Sleepy meds, nighty night, and I was out.  Woke up later WAY more sore than the July surgery.  Long story short, he secured the shit out of it.  One running zipper stitch PLUS thick crusty superglue over it.  PLUS 8 little stitches around that.  Those are the ones that secured the graft under the incision.  He also swapped out my implant for one slightly smaller because he tried to replace the one I had, but since he had to cut away the last scar, I had less tissue to close, and he felt it would be too much tension.  So I already have gotten a reduction.  Whomp whomp.
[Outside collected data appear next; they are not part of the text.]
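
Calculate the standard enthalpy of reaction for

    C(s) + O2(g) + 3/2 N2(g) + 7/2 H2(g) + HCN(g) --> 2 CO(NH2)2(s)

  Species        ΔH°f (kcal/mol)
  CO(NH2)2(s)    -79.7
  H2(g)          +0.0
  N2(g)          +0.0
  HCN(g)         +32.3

ΔH_rxn = -191.7 kcal/mol

Products: 2·(-79.7) = -159.4
Reactants: 1·(+0.0) + 1·(+0.0) + 3/2·(+0.0) + 7/2·(+0.0) + 1·(+32.3) = +32.3
ΔH_rxn = (-159.4) − (+32.3) = -191.7 kcal/mol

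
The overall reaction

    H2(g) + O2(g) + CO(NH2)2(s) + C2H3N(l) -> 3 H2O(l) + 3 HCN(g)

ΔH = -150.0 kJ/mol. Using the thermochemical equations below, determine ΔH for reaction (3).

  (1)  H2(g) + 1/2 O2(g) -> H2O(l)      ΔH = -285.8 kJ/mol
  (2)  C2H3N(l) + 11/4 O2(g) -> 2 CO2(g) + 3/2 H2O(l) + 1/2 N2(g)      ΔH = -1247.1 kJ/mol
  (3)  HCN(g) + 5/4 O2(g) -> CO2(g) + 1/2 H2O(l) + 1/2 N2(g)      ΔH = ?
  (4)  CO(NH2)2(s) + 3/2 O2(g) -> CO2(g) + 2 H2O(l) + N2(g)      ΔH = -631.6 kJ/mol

ΔH = -671.5 kJ/mol

(1) as written (H2(g) already on the reactant side): -285.8 kJ/mol
(2) as written (C2H3N(l) already on the reactant side): -1247.1 kJ/mol
(3) reversed and × 3 (HCN(g) must end up as a product; ×3 to match 3 HCN(g) in the target): contributes −3·x
(4) as written (CO(NH2)2(s) already on the reactant side): -631.6 kJ/mol
-150.0 = (-285.8) + (-1247.1) + (-631.6) − 3·x
x = (-150.0 − (-2164.5)) / (-3) = -671.5 kJ/mol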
B-'s new grade- F-........ A---

Reading operative reports is fun too.  I found out the reason I was so friggen sore on the outer edge of B- over to my ribs and up under my collarbone was because he had to scrape the tissue apart due to contraction of the capsule to increase the pocket for the implant.  Sort of like when you separate the skin of your turkey from the meat to jam a stick of butter in there?  That's what he did, without butter.  Holy cow, so sore.  

Surftown Half Marathon/5k Run/Walk/Maybe I'll try a little run 
I made up my mind to show up to this.  I would walk the three miles, and take my medal.  The damn environment and crowds suck you in though.  I wanted to run.  I walked across the starting line and thought, "Damn, this is depressing." And then I walked by the first photographer and thought "Oh hell no, we can't have this."  So by the second photographer, I broke into a little trot that may or may not come across like a run, enough for the camera, then I walked again.  

Once I got to the 2 mile marker, that was it... one to go.  I broke into a jog, holding my left arm against me (amazing form there).  I definitely felt it but not awful.  With probably a half mile to go, I slowly let the left arm down and gently let the arm go with my movement.  I ran that mile and finished. I took my medal, walked over to the side, and again, probably not discreetly, checked down my bra to make sure I was intact.  All was good.
 When you sort of run and walk for 40 minutes
you risk severe dehydration and therefore
two beers are necessary.

I had a follow up yesterday and he didn't take the stitches out yet because there's still a lot of glue over it.  I said I don't mind at all.  And he said again, "It's really unusual that this happened 6 weeks after that first surgery."  Read: I've never seen this happen, you probably effed it up somehow, but I don't want you to feel bad or cry, so we call this "unusual".  I'm technically only 2 weeks and 2 days out from surgery.  I ran a mile.  I need to get to 6 weeks.  Actually I won't be fine until December 17th, a year from when I finished radiation.  Because the opinion is out there that the tissue isn't "normal" again till a year after radiation.  (PS doesn't agree, and many studies I read on post-radiation reconstruction also disagree)  But I'll tell you what.  I don't trust it.  I'm afraid to move, I won't lift.  I quit the damn gym so I wouldn't have anywhere to go and be tempted to try to do something that might eff this up.  I am scared.  Honest to God over the past 2 weeks when I sneeze I feel it there and I'm convinced I am going to sneeze my boob apart.

Today is September 19th.  My mastectomy was 1 year ago today.  And as much as I thought and hoped, the ride isn't over yet.  I just went to my first pity party, it sucked, and I'm going to ghost outta there, kinda like I do at other parties!  Give it the Irish Good-bye.


I'm sorry this is long.  You're probably drunk.  You're welcome.